What bothers me here is not that the numbers are different, but that there seems to be no admission that a full manual survey is likely to produce more accurate numbers, not just a different “ball-park figure.” And that “pinning down” accurate numbers is aided by, you know, actually counting them. The Sciforum numbers are based on automated techniques: that’s presumably easy and fast, but that doesn’t make it likely to be right.

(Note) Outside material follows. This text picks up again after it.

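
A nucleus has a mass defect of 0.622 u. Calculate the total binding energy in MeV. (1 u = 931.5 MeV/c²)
B.E. = Δm × 931.5 = 579.4 MeV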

Then there’s the Shen/Björk article…which, as I might have expected, has been publicized all over the place, always with the twin effects of (a) making OA look bad and (b) providing further credibility to the one-man OA wrecking crew who shall go nameless here. The Retraction Watch article seems to be the only place there’s been much discussion of what may be wrong with the original article. Unfortunately, here is apparently the totality of what Björk chooses to say about mine and other criticisms:
“Our research has been carefully done using standard scientific techniques and has been peer reviewed by three substance editors and a statistical editor. We have no wish to engage in a possibly heated discussion within the OA community, particularly around the controversial subject of Beall’s list. Others are free to comment on our article and publish alternative results, we have explained our methods and reasoning quite carefully in the article itself and leave it there.”
Whew. No willingness to admit that their small sample could easily have resulted in estimates that are nearly three times too high. No willingness to admit that the author-nationality portion, based on fewer than 300 articles, is even more prone to sampling error. They used “standard scientific techniques” so the results must be accurate.
No, I’m not going around to all the places that have touted the Shen/Björk article to add comments. Not only is life too short, I don’t believe it will do much good.
The best I can do is transparent research with less statistical inference and more reliance on dealing with heterogeneity by full-scale testing, and hope that it will be useful. A hope that’s sometimes hard to keep going.
Meanwhile: I continue to believe that a whitelist approach–DOAJ‘s tougher standards–is far superior to a blacklist approach, especially given the historical record of blacklists.